5. Siren

♫ Music: The Buster

~Winner of the "Best Game I Played With My Partner This Year" Award~

This might be one of the most player-unfriendly yet quality games I've played, I keep surprising myself by how much I like it and think about it. I do wish the enemies were a tiny bit less aggressive, and that the developers didn't lean so much on snipers to the point they feel like a design crutch, and a few other little things, but man this game is just so cool. The way the story unfolds across the perspectives of over a dozen different characters, with you playing as ten of them, in little snippets over the course of the three longest days you've ever known, playing and replaying levels in a purgatorial funk as you try something that might change things and allow another character to try something different themself, uncovering cryptic clues about the history of the cursed village you're trapped in, it's such an engrossing experience. In some ways this is because of the difficulty. I actually really like how the in-game map doesn't tell you where you are, just which direction you're facing, so you have to navigate by learning various landmarks and recognizing sometimes subtle and sometimes not-so-subtle changes over time. While some characters have access to guns and useful melee implements, your greatest weapon is your sight.
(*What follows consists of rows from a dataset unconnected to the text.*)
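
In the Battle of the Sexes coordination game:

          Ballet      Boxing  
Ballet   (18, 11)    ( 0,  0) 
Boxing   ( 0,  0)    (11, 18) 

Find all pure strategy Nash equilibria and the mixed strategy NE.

Pure NE: (Ballet, Ballet) and (Boxing, Boxing); Mixed NE: p = 0.6207, q = 0.3793

Work:
Check pure NE:
(Ballet, Ballet): (18, 11) - no unilateral deviation beneficial
(Boxing, Boxing): (11, 18) - no unilateral deviation beneficial
Mixed NE: P1 plays Ballet with p = 0.6207, P2 plays Ballet with q = 0.3793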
Every playable character can Sightjack nearby enemies, allowing you to see through their eyes and learn their route, what kind of enemy they are, and their relative position to you. This information should be very empowering, and it is, but the static and grossly intimate breathing noises you get make the out-of-body mechanic an appropriately unpleasant experience, and more practically speaking, time does not stop while you are sightjacking. You haven't really played Siren until you've watched yourself die through the eyes of your killer.